# more hatched out



## chickenrun (Jan 31, 2010)

My new arrivals 3rd and 4th of june 2011

4 cayuga ducklings and 7 crested bali runners so far. 
some still in incubator


----------



## chickenrun (Jan 31, 2010)

8 crested bali runner ducklings all together now out of 9 eggs and 4 cayuga ducklins out of 6 eggs
which all in all aint bad, pleased with the result.


----------



## thedogsmother (Aug 28, 2008)

Awwwwwwwwwww baby ducks are so cute, will you end up keeping them all?


----------



## chickenrun (Jan 31, 2010)

No wont be keeping any, 4 were sold before they even hatched out, and whatever dont sell from home i will take to poultry market.

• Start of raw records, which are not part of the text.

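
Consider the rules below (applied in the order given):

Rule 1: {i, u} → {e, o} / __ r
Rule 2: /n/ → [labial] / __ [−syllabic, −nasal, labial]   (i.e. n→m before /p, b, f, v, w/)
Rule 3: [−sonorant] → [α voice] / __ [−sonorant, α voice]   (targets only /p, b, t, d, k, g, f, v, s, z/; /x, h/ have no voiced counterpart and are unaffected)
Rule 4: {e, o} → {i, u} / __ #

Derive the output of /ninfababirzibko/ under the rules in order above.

nimfababerzipku

Rule 1 (pre-rhotic lowering): /i/ is a high vowel immediately before /r/, so it lowers to [e]. /ninfababirzibko/ → ninfababerzibko.
Rule 2 (nasal place assimilation): /n/ precedes the labial consonant /f/, so it assimilates in place to [m]. /ninfababerzibko/ → nimfababerzibko.
Rule 3 (regressive voicing assimilation): /b/ precedes the voiceless obstruent /k/, so it devoices to [p] by assimilation. /nimfababerzibko/ → nimfababerzipko.
Rule 4 (final vowel raising): /o/ is a mid vowel in word-final position, so it raises to [u]. /nimfababerzipko/ → nimfababerzipku.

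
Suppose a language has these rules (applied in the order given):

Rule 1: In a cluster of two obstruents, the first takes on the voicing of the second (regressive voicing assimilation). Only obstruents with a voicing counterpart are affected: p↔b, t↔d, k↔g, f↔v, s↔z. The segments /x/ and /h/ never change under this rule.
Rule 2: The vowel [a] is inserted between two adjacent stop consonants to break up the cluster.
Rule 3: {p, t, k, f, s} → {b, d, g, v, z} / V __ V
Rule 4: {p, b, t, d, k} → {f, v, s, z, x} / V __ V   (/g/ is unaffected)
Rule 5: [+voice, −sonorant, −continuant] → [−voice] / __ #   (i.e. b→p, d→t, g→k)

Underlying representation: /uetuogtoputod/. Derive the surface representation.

Rule 1 (regressive voicing assimilation): /g/ precedes the voiceless obstruent /t/, so it devoices to [k] by assimilation. /uetuogtoputod/ → uetuoktoputod.
Rule 2 (stop-cluster a-epenthesis): /k/ and /t/ form a stop–stop cluster, so [a] is inserted between them. /uetuoktoputod/ → uetuokatoputod.
Rule 3 (intervocalic voicing): /t/ is a voiceless obstruent between vowels /e/ and /u/, so it voices to [d]. /k/ is a voiceless obstruent between vowels /o/ and /a/, so it voices to [g]. /t/ is a voiceless obstruent between vowels /a/ and /o/, so it voices to [d]. /p/ is a voiceless obstruent between vowels /o/ and /u/, so it voices to [b]. /t/ is a voiceless obstruent between vowels /u/ and /o/, so it voices to [d]. /uetuokatoputod/ → ueduogadobudod.
Rule 4 (intervocalic spirantization): /d/ is a stop between vowels /e/ and /u/, so it spirantizes to the fricative [z]. /d/ is a stop between vowels /a/ and /o/, so it spirantizes to the fricative [z]. /b/ is a stop between vowels /o/ and /u/, so it spirantizes to the fricative [v]. /d/ is a stop between vowels /u/ and /o/, so it spirantizes to the fricative [z]. /ueduogadobudod/ → uezuogazovuzod.
Rule 5 (final devoicing): /d/ is a voiced stop in word-final position, so it devoices to [t]. /uezuogazovuzod/ → uezuogazovuzot.

uezuogazovuzot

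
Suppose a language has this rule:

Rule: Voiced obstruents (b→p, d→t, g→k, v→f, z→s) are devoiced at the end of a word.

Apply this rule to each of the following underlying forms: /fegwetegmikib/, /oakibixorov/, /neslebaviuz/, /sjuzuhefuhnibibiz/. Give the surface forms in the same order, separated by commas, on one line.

fegwetegmikip, oakibixorof, neslebavius, sjuzuhefuhnibibis

/fegwetegmikib/: /b/ is a voiced obstruent in word-final position, so it devoices to [p]. → [fegwetegmikip].
/oakibixorov/: /v/ is a voiced obstruent in word-final position, so it devoices to [f]. → [oakibixorof].
/neslebaviuz/: /z/ is a voiced obstruent in word-final position, so it devoices to [s]. → [neslebavius].
/sjuzuhefuhnibibiz/: /z/ is a voiced obstruent in word-final position, so it devoices to [s]. → [sjuzuhefuhnibibis].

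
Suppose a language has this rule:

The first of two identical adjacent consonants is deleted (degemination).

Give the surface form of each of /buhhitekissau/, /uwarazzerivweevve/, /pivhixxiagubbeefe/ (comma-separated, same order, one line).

/buhhitekissau/: /hh/ is a geminate; the first /h/ deletes. /ss/ is a geminate; the first /s/ deletes. → [buhitekisau].
/uwarazzerivweevve/: /zz/ is a geminate; the first /z/ deletes. /vv/ is a geminate; the first /v/ deletes. → [uwarazerivweeve].
/pivhixxiagubbeefe/: /xx/ is a geminate; the first /x/ deletes. /bb/ is a geminate; the first /b/ deletes. → [pivhixiagubeefe].

buhitekisau, uwarazerivweeve, pivhixiagubeefe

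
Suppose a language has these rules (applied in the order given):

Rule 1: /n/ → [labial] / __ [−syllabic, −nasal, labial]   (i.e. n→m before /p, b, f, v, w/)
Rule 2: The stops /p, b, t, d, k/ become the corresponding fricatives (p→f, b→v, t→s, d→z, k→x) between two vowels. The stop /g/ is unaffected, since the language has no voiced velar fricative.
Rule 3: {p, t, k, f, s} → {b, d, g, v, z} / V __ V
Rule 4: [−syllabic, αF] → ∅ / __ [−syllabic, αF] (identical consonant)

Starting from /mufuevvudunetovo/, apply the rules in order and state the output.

Rule 1 (nasal place assimilation): no segment meets the environment; /mufuevvudunetovo/ is unchanged.
Rule 2 (intervocalic spirantization): /d/ is a stop between vowels /u/ and /u/, so it spirantizes to the fricative [z]. /t/ is a stop between vowels /e/ and /o/, so it spirantizes to the fricative [s]. /mufuevvudunetovo/ → mufuevvuzunesovo.
Rule 3 (intervocalic voicing): /f/ is a voiceless obstruent between vowels /u/ and /u/, so it voices to [v]. /s/ is a voiceless obstruent between vowels /e/ and /o/, so it voices to [z]. /mufuevvuzunesovo/ → muvuevvuzunezovo.
Rule 4 (degemination): /vv/ is a geminate; the first /v/ deletes. /muvuevvuzunezovo/ → muvuevuzunezovo.

muvuevuzunezovo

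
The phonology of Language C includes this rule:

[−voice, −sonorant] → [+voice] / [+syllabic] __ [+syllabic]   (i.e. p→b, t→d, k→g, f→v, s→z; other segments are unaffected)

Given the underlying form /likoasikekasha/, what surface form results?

/k/ is a voiceless obstruent between vowels /i/ and /o/, so it voices to [g].
/s/ is a voiceless obstruent between vowels /a/ and /i/, so it voices to [z].
/k/ is a voiceless obstruent between vowels /i/ and /e/, so it voices to [g].
/k/ is a voiceless obstruent between vowels /e/ and /a/, so it voices to [g].
The other instance of /s/ does not occur in the required environment and remains unchanged.
Surface form: [ligoazigegasha].

ligoazigegasha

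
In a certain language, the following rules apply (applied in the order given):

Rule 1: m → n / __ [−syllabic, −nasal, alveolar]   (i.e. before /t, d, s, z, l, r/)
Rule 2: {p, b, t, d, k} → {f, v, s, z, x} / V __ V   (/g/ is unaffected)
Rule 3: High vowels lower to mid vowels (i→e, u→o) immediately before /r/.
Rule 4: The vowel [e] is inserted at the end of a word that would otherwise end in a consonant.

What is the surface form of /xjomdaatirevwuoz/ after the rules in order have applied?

Rule 1 (nasal place assimilation): /m/ precedes the alveolar consonant /d/, so it assimilates in place to [n]. /xjomdaatirevwuoz/ → xjondaatirevwuoz.
Rule 2 (intervocalic spirantization): /t/ is a stop between vowels /a/ and /i/, so it spirantizes to the fricative [s]. /xjondaatirevwuoz/ → xjondaasirevwuoz.
Rule 3 (pre-rhotic lowering): /i/ is a high vowel immediately before /r/, so it lowers to [e]. /xjondaasirevwuoz/ → xjondaaserevwuoz.
Rule 4 (final e-epenthesis): the form ends in the consonant /z/, so [e] is inserted word-finally. /xjondaaserevwuoz/ → xjondaaserevwuoze.

xjondaaserevwuoze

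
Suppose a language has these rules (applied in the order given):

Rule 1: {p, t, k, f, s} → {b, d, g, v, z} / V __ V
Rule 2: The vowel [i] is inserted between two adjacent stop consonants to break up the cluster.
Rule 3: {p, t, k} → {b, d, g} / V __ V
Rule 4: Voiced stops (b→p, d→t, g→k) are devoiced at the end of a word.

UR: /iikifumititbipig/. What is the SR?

iigivumididibibik

Rule 1 (intervocalic voicing): /k/ is a voiceless obstruent between vowels /i/ and /i/, so it voices to [g]. /f/ is a voiceless obstruent between vowels /i/ and /u/, so it voices to [v]. /t/ is a voiceless obstruent between vowels /i/ and /i/, so it voices to [d]. /p/ is a voiceless obstruent between vowels /i/ and /i/, so it voices to [b]. /iikifumititbipig/ → iigivumiditbibig.
Rule 2 (stop-cluster i-epenthesis): /t/ and /b/ form a stop–stop cluster, so [i] is inserted between them. /iigivumiditbibig/ → iigivumiditibibig.
Rule 3 (intervocalic voicing): /t/ is a voiceless stop between vowels /i/ and /i/, so it voices to [d]. /iigivumiditibibig/ → iigivumididibibig.
Rule 4 (final devoicing): /g/ is a voiced stop in word-final position, so it devoices to [k]. /iigivumididibibig/ → iigivumididibibik.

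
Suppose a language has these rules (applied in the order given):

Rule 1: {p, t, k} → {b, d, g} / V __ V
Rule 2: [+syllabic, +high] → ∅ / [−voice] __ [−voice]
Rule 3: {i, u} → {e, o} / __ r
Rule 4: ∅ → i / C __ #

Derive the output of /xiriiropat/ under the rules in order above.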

My other half made me keep two out the last hatch as she liked them haha so cant have anymore.


----------



## fizavi (May 8, 2011)

i'm sooooooooo jealous.  they are sooooooooooooooo cute.


----------



## ever expanding (May 9, 2011)

aaawwww they are soooo sweet


----------



## chickenrun (Jan 31, 2010)

yep they are sweet anyone of you want some i will do you a good deal


----------



## AlfiesArk (Mar 10, 2011)

Awww, so cute.


----------



## hope (May 25, 2011)

arr they are soooo cute


----------



## ducklove (Jun 17, 2011)

beautiful little fluffys, i'd love to kiss them all hehe.


----------



## ducklove (Jun 17, 2011)

thedogsmother said:


> Awwwwwwwwwww baby ducks are so cute, will you end up keeping them all?


heyyyyyyyyy i noticed you got rattys lol. i love rattys i got 5 males hehe.


----------